Hagen-Haspe. Riesiges Glück für Sebastian Weyerhorst und seine Familie: Auf dem Balkon ihrer Wohnung in Hagen-Haspe explodierte in der Nacht zum 14. Januar eine Mehlbombe. Scheiben und Türen wurden durch die Druckwelle zerstört. Verletzt hat sich niemand. Die Polizei ermittelt. Von den Tätern fehlt jede Spur.

Sebastian Weyerhorst (23) saß gerade auf dem Fußboden im Wohnzimmer und spielte an seiner Playstation, als ihn ein dumpfer Schlag auffahren ließ. Er drehte sich um, als auch schon eine ohrenbetäubende Explosion ertönte und dem jungen Mann die Scherben der Balkontürscheibe entgegenflogen.

Im Nu war der Raum eingenebelt, Weyerhorst bekam keine Luft mehr. Geistesgegenwärtig stürmte er ins Nebenzimmer, um seine Lebensgefährtin und das Baby in Sicherheit zu bringen: „Wir wollten nur noch raus. Es war schrecklich.“

Die gewaltige Detonation, die sich am Dienstagabend gegen 23.05 Uhr auf dem Balkon in der Büddingstraße 36a ereignete und zwei Türen, Scheiben und ein Rollo zerstörte sowie Teile der Wohnung verwüstete, war noch in großer Entfernung zu hören. Wie die Polizei rekonstruierte, hatten unbekannte Täter eine sogenannte Mehlbombe auf den Balkon geworfen – ein 5-Kilo-Paket Mehl, das mittels eines „pyrotechnischen Gegenstands“ explodierte.
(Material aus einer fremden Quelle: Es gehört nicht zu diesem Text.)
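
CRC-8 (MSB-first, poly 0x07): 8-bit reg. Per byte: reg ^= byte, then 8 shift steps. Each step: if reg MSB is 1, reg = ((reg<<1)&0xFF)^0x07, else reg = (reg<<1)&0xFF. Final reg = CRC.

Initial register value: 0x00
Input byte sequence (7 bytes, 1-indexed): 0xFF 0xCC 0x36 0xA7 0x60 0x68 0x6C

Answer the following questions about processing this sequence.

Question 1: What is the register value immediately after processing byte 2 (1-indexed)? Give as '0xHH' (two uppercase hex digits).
After byte 1 (0xFF): reg=0xF3
After byte 2 (0xCC): reg=0xBD

Answer: 0xBD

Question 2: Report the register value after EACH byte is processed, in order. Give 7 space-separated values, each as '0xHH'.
0xF3 0xBD 0xB8 0x5D 0xB3 0x0F 0x2E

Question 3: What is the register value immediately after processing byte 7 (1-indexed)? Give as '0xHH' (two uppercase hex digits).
After byte 1 (0xFF): reg=0xF3
After byte 2 (0xCC): reg=0xBD
After byte 3 (0x36): reg=0xB8
After byte 4 (0xA7): reg=0x5D
After byte 5 (0x60): reg=0xB3
After byte 6 (0x68): reg=0x0F
After byte 7 (0x6C): reg=0x2E

Answer: 0x2E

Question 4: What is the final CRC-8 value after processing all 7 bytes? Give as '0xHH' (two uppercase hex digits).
After byte 1 (0xFF): reg=0xF3
After byte 2 (0xCC): reg=0xBD
After byte 3 (0x36): reg=0xB8
After byte 4 (0xA7): reg=0x5D
After byte 5 (0x60): reg=0xB3
After byte 6 (0x68): reg=0x0F
After byte 7 (0x6C): reg=0x2E

Answer: 0x2E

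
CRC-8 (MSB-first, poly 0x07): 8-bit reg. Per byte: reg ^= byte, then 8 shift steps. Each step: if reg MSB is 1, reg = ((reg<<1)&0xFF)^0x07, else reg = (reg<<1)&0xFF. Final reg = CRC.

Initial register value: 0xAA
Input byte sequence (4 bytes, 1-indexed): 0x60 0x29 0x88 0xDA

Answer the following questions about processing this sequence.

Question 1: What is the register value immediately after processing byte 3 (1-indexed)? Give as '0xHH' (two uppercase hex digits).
After byte 1 (0x60): reg=0x78
After byte 2 (0x29): reg=0xB0
After byte 3 (0x88): reg=0xA8

Answer: 0xA8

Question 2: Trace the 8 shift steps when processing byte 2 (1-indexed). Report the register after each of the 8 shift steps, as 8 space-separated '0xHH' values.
Answer: 0xA2 0x43 0x86 0x0B 0x16 0x2C 0x58 0xB0

Derivation:
After byte 1 (0x60): reg=0x78
Register before byte 2: 0x78
After XOR with byte 0x29: 0x51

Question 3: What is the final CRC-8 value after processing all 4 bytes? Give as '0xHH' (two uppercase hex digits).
After byte 1 (0x60): reg=0x78
After byte 2 (0x29): reg=0xB0
After byte 3 (0x88): reg=0xA8
After byte 4 (0xDA): reg=0x59

Answer: 0x59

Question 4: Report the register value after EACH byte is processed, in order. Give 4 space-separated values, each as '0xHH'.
0x78 0xB0 0xA8 0x59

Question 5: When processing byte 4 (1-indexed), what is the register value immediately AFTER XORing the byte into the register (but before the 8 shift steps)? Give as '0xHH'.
Register before byte 4: 0xA8
Byte 4: 0xDA
0xA8 XOR 0xDA = 0x72

Answer: 0x72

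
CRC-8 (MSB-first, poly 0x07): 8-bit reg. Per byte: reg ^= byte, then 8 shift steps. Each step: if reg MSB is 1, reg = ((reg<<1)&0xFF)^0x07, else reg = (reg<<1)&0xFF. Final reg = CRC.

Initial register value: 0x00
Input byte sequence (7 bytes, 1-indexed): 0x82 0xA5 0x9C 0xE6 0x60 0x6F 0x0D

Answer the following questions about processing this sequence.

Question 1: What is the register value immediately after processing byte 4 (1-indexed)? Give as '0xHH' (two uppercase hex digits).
After byte 1 (0x82): reg=0x87
After byte 2 (0xA5): reg=0xEE
After byte 3 (0x9C): reg=0x59
After byte 4 (0xE6): reg=0x34

Answer: 0x34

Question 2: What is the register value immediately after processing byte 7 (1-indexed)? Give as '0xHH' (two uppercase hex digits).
After byte 1 (0x82): reg=0x87
After byte 2 (0xA5): reg=0xEE
After byte 3 (0x9C): reg=0x59
After byte 4 (0xE6): reg=0x34
After byte 5 (0x60): reg=0xAB
After byte 6 (0x6F): reg=0x52
After byte 7 (0x0D): reg=0x9A

Answer: 0x9A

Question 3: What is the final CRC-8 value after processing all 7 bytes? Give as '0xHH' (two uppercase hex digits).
Answer: 0x9A

Derivation:
After byte 1 (0x82): reg=0x87
After byte 2 (0xA5): reg=0xEE
After byte 3 (0x9C): reg=0x59
After byte 4 (0xE6): reg=0x34
After byte 5 (0x60): reg=0xAB
After byte 6 (0x6F): reg=0x52
After byte 7 (0x0D): reg=0x9A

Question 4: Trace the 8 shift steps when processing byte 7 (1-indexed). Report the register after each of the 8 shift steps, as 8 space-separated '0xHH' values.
After byte 1 (0x82): reg=0x87
After byte 2 (0xA5): reg=0xEE
After byte 3 (0x9C): reg=0x59
After byte 4 (0xE6): reg=0x34
After byte 5 (0x60): reg=0xAB
After byte 6 (0x6F): reg=0x52
Register before byte 7: 0x52
After XOR with byte 0x0D: 0x5F

Answer: 0xBE 0x7B 0xF6 0xEB 0xD1 0xA5 0x4D 0x9A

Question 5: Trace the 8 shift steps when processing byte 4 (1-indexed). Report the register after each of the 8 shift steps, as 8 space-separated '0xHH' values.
After byte 1 (0x82): reg=0x87
After byte 2 (0xA5): reg=0xEE
After byte 3 (0x9C): reg=0x59
Register before byte 4: 0x59
After XOR with byte 0xE6: 0xBF

Answer: 0x79 0xF2 0xE3 0xC1 0x85 0x0D 0x1A 0x34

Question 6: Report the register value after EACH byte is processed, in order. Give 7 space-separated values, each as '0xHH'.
0x87 0xEE 0x59 0x34 0xAB 0x52 0x9A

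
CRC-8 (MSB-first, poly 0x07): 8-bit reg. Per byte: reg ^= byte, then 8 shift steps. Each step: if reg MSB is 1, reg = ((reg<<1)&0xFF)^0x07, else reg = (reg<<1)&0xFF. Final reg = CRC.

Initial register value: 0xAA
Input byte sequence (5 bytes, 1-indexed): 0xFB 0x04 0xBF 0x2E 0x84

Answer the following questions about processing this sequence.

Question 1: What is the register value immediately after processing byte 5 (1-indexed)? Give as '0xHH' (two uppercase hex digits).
After byte 1 (0xFB): reg=0xB0
After byte 2 (0x04): reg=0x05
After byte 3 (0xBF): reg=0x2F
After byte 4 (0x2E): reg=0x07
After byte 5 (0x84): reg=0x80

Answer: 0x80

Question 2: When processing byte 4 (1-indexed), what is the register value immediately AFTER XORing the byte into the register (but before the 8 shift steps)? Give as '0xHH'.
Answer: 0x01

Derivation:
Register before byte 4: 0x2F
Byte 4: 0x2E
0x2F XOR 0x2E = 0x01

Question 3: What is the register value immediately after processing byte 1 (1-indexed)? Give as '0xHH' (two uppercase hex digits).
After byte 1 (0xFB): reg=0xB0

Answer: 0xB0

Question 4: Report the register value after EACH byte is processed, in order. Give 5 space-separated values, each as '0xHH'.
0xB0 0x05 0x2F 0x07 0x80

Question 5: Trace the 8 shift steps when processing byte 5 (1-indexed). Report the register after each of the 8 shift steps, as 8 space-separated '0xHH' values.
After byte 1 (0xFB): reg=0xB0
After byte 2 (0x04): reg=0x05
After byte 3 (0xBF): reg=0x2F
After byte 4 (0x2E): reg=0x07
Register before byte 5: 0x07
After XOR with byte 0x84: 0x83

Answer: 0x01 0x02 0x04 0x08 0x10 0x20 0x40 0x80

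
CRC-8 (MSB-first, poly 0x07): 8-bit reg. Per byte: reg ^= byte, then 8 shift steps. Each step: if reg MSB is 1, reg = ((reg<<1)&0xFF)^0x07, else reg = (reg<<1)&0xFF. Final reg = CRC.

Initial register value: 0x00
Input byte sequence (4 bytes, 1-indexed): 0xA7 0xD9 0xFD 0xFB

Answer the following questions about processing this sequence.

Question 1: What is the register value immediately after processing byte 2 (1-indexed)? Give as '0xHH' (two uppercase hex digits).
Answer: 0x72

Derivation:
After byte 1 (0xA7): reg=0x7C
After byte 2 (0xD9): reg=0x72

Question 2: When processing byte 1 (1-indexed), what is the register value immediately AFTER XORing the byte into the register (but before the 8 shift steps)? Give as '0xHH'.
Answer: 0xA7

Derivation:
Register before byte 1: 0x00
Byte 1: 0xA7
0x00 XOR 0xA7 = 0xA7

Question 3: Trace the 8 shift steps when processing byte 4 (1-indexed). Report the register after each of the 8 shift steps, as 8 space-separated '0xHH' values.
Answer: 0xBE 0x7B 0xF6 0xEB 0xD1 0xA5 0x4D 0x9A

Derivation:
After byte 1 (0xA7): reg=0x7C
After byte 2 (0xD9): reg=0x72
After byte 3 (0xFD): reg=0xA4
Register before byte 4: 0xA4
After XOR with byte 0xFB: 0x5F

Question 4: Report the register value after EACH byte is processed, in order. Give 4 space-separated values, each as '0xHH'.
0x7C 0x72 0xA4 0x9A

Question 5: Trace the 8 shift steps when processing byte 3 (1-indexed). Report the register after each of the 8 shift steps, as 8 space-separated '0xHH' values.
Answer: 0x19 0x32 0x64 0xC8 0x97 0x29 0x52 0xA4

Derivation:
After byte 1 (0xA7): reg=0x7C
After byte 2 (0xD9): reg=0x72
Register before byte 3: 0x72
After XOR with byte 0xFD: 0x8F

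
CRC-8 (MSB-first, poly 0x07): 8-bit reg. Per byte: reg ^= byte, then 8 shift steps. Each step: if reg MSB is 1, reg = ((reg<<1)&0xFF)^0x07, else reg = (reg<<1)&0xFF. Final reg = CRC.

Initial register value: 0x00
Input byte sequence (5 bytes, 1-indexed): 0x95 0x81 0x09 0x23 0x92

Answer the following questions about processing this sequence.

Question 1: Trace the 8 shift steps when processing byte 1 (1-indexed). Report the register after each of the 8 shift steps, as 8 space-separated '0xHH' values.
Answer: 0x2D 0x5A 0xB4 0x6F 0xDE 0xBB 0x71 0xE2

Derivation:
Register before byte 1: 0x00
After XOR with byte 0x95: 0x95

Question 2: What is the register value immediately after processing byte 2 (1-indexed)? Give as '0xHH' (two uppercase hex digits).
After byte 1 (0x95): reg=0xE2
After byte 2 (0x81): reg=0x2E

Answer: 0x2E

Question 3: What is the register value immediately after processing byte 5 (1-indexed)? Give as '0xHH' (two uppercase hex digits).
Answer: 0x33

Derivation:
After byte 1 (0x95): reg=0xE2
After byte 2 (0x81): reg=0x2E
After byte 3 (0x09): reg=0xF5
After byte 4 (0x23): reg=0x2C
After byte 5 (0x92): reg=0x33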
Die Druckwelle war so groß, dass sogar eine doppelt verglaste Tür zur Wohnung von Weyerhorst und seiner Familie in Gänze zerstört wurde. Zudem fing der Mehlstaub Feuer. „Auf dem Balkon brannte es“, berichtet Weyerhorst.

Nachbarn sahen Täter flüchten

Das junge Paar, das sich mit dem sechs Monate alten Baby auf den Hausflur rettete und zunächst bei einer Nachbarin unterkam, hatte noch Glück, dass nicht die gesamte Wohnung ausbrannte und dass die kleine Emily nicht, wie sonst üblich, auf der Spieldecke neben der Heizung im Wohnzimmer lag, denn dann hätte sich der Scherbenregen über sie ergossen. „Gar nicht auszudenken“, so Weyerhorst.
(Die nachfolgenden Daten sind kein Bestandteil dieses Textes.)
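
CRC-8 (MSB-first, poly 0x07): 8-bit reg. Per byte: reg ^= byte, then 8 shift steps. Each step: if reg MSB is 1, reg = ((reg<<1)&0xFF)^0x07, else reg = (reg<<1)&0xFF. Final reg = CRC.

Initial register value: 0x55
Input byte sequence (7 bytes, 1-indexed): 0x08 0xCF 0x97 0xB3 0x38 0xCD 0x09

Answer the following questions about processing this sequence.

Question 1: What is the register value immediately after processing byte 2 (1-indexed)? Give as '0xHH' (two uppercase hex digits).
After byte 1 (0x08): reg=0x94
After byte 2 (0xCF): reg=0x86

Answer: 0x86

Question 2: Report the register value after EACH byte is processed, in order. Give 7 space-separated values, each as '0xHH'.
0x94 0x86 0x77 0x52 0x11 0x1A 0x79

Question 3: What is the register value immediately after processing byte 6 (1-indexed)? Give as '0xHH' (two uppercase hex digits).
After byte 1 (0x08): reg=0x94
After byte 2 (0xCF): reg=0x86
After byte 3 (0x97): reg=0x77
After byte 4 (0xB3): reg=0x52
After byte 5 (0x38): reg=0x11
After byte 6 (0xCD): reg=0x1A

Answer: 0x1A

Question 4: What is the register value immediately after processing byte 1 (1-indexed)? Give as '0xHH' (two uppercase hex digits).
After byte 1 (0x08): reg=0x94

Answer: 0x94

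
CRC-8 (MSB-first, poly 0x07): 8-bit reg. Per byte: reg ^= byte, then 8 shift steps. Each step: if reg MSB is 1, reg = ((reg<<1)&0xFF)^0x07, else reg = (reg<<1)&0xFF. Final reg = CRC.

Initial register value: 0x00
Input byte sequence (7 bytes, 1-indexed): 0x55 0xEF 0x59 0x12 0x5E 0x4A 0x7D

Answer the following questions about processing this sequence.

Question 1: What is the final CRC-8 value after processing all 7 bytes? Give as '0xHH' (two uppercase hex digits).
Answer: 0x62

Derivation:
After byte 1 (0x55): reg=0xAC
After byte 2 (0xEF): reg=0xCE
After byte 3 (0x59): reg=0xEC
After byte 4 (0x12): reg=0xF4
After byte 5 (0x5E): reg=0x5F
After byte 6 (0x4A): reg=0x6B
After byte 7 (0x7D): reg=0x62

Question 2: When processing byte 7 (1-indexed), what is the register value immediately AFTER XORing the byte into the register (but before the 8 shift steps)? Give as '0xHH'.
Answer: 0x16

Derivation:
Register before byte 7: 0x6B
Byte 7: 0x7D
0x6B XOR 0x7D = 0x16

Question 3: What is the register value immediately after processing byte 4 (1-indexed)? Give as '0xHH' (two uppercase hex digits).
After byte 1 (0x55): reg=0xAC
After byte 2 (0xEF): reg=0xCE
After byte 3 (0x59): reg=0xEC
After byte 4 (0x12): reg=0xF4

Answer: 0xF4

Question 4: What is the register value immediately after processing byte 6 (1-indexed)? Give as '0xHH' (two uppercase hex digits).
Answer: 0x6B

Derivation:
After byte 1 (0x55): reg=0xAC
After byte 2 (0xEF): reg=0xCE
After byte 3 (0x59): reg=0xEC
After byte 4 (0x12): reg=0xF4
After byte 5 (0x5E): reg=0x5F
After byte 6 (0x4A): reg=0x6B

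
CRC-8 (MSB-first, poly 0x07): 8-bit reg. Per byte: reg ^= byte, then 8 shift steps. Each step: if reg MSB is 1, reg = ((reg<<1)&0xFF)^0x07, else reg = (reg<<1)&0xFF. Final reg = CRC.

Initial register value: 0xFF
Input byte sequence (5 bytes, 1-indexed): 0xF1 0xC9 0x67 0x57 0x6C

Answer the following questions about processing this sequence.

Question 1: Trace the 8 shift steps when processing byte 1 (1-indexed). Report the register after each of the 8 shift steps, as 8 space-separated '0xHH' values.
Register before byte 1: 0xFF
After XOR with byte 0xF1: 0x0E

Answer: 0x1C 0x38 0x70 0xE0 0xC7 0x89 0x15 0x2A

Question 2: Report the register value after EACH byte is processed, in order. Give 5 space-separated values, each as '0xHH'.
0x2A 0xA7 0x4E 0x4F 0xE9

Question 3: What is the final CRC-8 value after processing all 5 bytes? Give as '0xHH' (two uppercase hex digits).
Answer: 0xE9

Derivation:
After byte 1 (0xF1): reg=0x2A
After byte 2 (0xC9): reg=0xA7
After byte 3 (0x67): reg=0x4E
After byte 4 (0x57): reg=0x4F
After byte 5 (0x6C): reg=0xE9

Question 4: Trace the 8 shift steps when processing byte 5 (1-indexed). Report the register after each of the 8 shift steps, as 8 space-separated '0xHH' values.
After byte 1 (0xF1): reg=0x2A
After byte 2 (0xC9): reg=0xA7
After byte 3 (0x67): reg=0x4E
After byte 4 (0x57): reg=0x4F
Register before byte 5: 0x4F
After XOR with byte 0x6C: 0x23

Answer: 0x46 0x8C 0x1F 0x3E 0x7C 0xF8 0xF7 0xE9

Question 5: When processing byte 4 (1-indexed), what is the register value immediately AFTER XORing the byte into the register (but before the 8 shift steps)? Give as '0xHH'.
Answer: 0x19

Derivation:
Register before byte 4: 0x4E
Byte 4: 0x57
0x4E XOR 0x57 = 0x19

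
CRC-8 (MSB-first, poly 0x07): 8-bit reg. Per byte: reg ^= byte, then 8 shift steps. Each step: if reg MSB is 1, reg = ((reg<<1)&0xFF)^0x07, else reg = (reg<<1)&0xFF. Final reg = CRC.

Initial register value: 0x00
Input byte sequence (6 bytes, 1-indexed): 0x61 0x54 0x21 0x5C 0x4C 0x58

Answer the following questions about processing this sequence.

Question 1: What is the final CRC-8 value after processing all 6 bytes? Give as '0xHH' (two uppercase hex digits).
After byte 1 (0x61): reg=0x20
After byte 2 (0x54): reg=0x4B
After byte 3 (0x21): reg=0x11
After byte 4 (0x5C): reg=0xE4
After byte 5 (0x4C): reg=0x51
After byte 6 (0x58): reg=0x3F

Answer: 0x3F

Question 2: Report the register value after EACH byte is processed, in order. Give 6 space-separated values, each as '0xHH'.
0x20 0x4B 0x11 0xE4 0x51 0x3F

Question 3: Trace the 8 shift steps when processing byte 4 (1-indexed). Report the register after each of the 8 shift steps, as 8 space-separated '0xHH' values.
Answer: 0x9A 0x33 0x66 0xCC 0x9F 0x39 0x72 0xE4

Derivation:
After byte 1 (0x61): reg=0x20
After byte 2 (0x54): reg=0x4B
After byte 3 (0x21): reg=0x11
Register before byte 4: 0x11
After XOR with byte 0x5C: 0x4D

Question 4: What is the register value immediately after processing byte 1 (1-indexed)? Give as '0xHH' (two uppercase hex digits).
Answer: 0x20

Derivation:
After byte 1 (0x61): reg=0x20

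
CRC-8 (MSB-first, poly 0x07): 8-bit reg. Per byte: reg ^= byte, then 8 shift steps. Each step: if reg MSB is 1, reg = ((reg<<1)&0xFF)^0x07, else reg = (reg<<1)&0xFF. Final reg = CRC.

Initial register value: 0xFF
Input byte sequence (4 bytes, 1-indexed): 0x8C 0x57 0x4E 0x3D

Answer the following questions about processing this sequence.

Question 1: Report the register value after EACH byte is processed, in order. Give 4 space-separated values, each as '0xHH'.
0x5E 0x3F 0x50 0x04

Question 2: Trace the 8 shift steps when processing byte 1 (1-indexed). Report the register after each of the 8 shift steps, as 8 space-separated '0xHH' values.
Register before byte 1: 0xFF
After XOR with byte 0x8C: 0x73

Answer: 0xE6 0xCB 0x91 0x25 0x4A 0x94 0x2F 0x5E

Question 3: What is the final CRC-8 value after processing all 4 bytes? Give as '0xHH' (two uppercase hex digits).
Answer: 0x04

Derivation:
After byte 1 (0x8C): reg=0x5E
After byte 2 (0x57): reg=0x3F
After byte 3 (0x4E): reg=0x50
After byte 4 (0x3D): reg=0x04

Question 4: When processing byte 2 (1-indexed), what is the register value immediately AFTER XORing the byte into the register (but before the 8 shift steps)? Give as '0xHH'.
Register before byte 2: 0x5E
Byte 2: 0x57
0x5E XOR 0x57 = 0x09

Answer: 0x09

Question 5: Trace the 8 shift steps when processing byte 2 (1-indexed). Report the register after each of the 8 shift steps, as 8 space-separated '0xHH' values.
Answer: 0x12 0x24 0x48 0x90 0x27 0x4E 0x9C 0x3F

Derivation:
After byte 1 (0x8C): reg=0x5E
Register before byte 2: 0x5E
After XOR with byte 0x57: 0x09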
Nachbarn sahen zum Tatzeitpunkt zwei junge Männer zum angrenzenden Friedhofsparkplatz davonlaufen und mit einem roten Kleinwagen flüchten. War die junge Familie ein Zufallsopfer oder Ziel eines geplanten Anschlags? Die Polizei, die wegen Herbeiführens einer Sprengstoffexplosion ermittelt, wollte sich zu dieser Frage nicht weiter äußern, da bislang keine weiteren Hinweise vorlägen: „Das war aber kein Dummer-Jungen-Streich“, sagte ein Polizeisprecher.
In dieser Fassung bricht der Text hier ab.